# 24 trigger reel seats....



## huckfinn38 (Jun 13, 2006)

If you like trigger reel seats and want some in size 24, FS4U has a bunch. I have used a couple of them on CTS and love the. Give Scott a call.


----------



## stripersteve (Nov 20, 2003)

Thanks for the heads up.I dont understand why fuji hasnt come out with this size.I have trigger seats on my fusion and inferno.They work great.I bought 2 abu garcia sliding trigger reel seats from the uk a couple of years ago.They come in 25.2mm,26.1mm and 27.8mm.I got the 26.1mm.Called abu grip lok.Havent used them yet.Was just going to epoxy them solid.


----------



## huckfinn38 (Jun 13, 2006)

They are batson and not bad. I fished 2 hard this fall.


----------



## Tacpayne (Dec 20, 2008)

I have some also, and love them.
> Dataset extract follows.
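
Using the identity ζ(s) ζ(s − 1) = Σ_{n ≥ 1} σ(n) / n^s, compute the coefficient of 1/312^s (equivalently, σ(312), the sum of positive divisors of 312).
σ(312) = 840

In the product (Σ m^0/m^s)(Σ k / k^s) = Σ (Σ_{d | n} d) / n^s, the coefficient of 1/n^s is σ(n) = Σ_{d | n} d. For n = 312, divisors are [1, 2, 3, 4, 6, 8, 12, 13, 24, 26, 39, 52, 78, 104, 156, 312]; summing: σ(312) = 840.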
I have realitively weak hands and always had a problem throwing 8+ because I could not grip the spool, but I can with these no problems


----------



## chris storrs (Aug 25, 2005)

stripersteve said:


> Thanks for the heads up.I dont understand why fuji hasnt come out with this size.I have trigger seats on my fusion and inferno.They work great.I bought 2 abu garcia sliding trigger reel seats from the uk a couple of years ago.They come in 25.2mm,26.1mm and 27.8mm.I got the 26.1mm.Called abu grip lok.Havent used them yet.Was just going to epoxy them solid.


abu grip loks are great...can even use em with daiwa 20/30 reels because the trigger if far enough back that teh gear box isnt in the way...had one on a zippy and fished it quite a bit..and could move it down low when tournamnet casting...never had mine move a bit ..they stay put once ya tighten em down


----------